# Which slot cutter bit from MLCS?



## TrevortdogR (Feb 11, 2013)

I will be making locking rabbet joint for drawers.

Will width of cut make a difference in strength?


----------



## Dmeadows (Jun 28, 2011)

TrevortdogR said:


> I will be making locking rabbet joint for drawers.
> 
> Will width of cut make a difference in strength?


I generally use either 1/3 or 1/2 the thickness of the workpiece. Never used a slot cutter for that, though. Just a straight bit.


----------



## jschaben (Jun 21, 2009)

TrevortdogR said:


> I will be making locking rabbet joint for drawers.
> 
> Will width of cut make a difference in strength?


What Duane said, 1/3-1/2 the stock thickness. You can use either a straight bit or a slot cutter. As far as which of the MLCS slot cutters, I prefer the 3 wing.


----------



## PaulsonJacob (Feb 19, 2013)

Have you made it?


----------



## TrevortdogR (Feb 11, 2013)

jeffjacob said:


> Have you made it?


Not yet. I just got my table saw(Rigid R4512) and just about finished putting it together. 

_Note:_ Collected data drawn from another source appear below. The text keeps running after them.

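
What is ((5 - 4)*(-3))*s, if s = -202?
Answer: 606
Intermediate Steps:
((5 - 4)*(-3))*s = ((5 - 4)*(-3))*(-202) = (1*(-3))*(-202) = -3*(-202) = 606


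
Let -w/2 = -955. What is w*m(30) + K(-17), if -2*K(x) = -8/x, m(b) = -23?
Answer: -746814/17 ≈ -43930.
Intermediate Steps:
w = 1910 (w = -2*(-955) = 1910)
K(x) = 4/x (K(x) = -(-4)/x = 4/x)
w*m(30) + K(-17) = 1910*(-23) + 4/(-17) = -43930 + 4*(-1/17) = -43930 - 4/17 = -746814/17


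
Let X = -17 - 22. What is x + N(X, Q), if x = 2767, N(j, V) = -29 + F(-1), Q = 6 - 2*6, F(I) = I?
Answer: 2737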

I have a couple Freud blades that should arrive wed or thur from woodcraft. 

I'm waiting on my original incra jig that should have came with my fence but somebody screwed up the order, and man are they slow to ship things. 

I have the material and I need to make sure my table saw is properly aligned and then get busy.

I will have to post some pics.


----------



## TrevortdogR (Feb 11, 2013)

I finally got one drawer made!


----------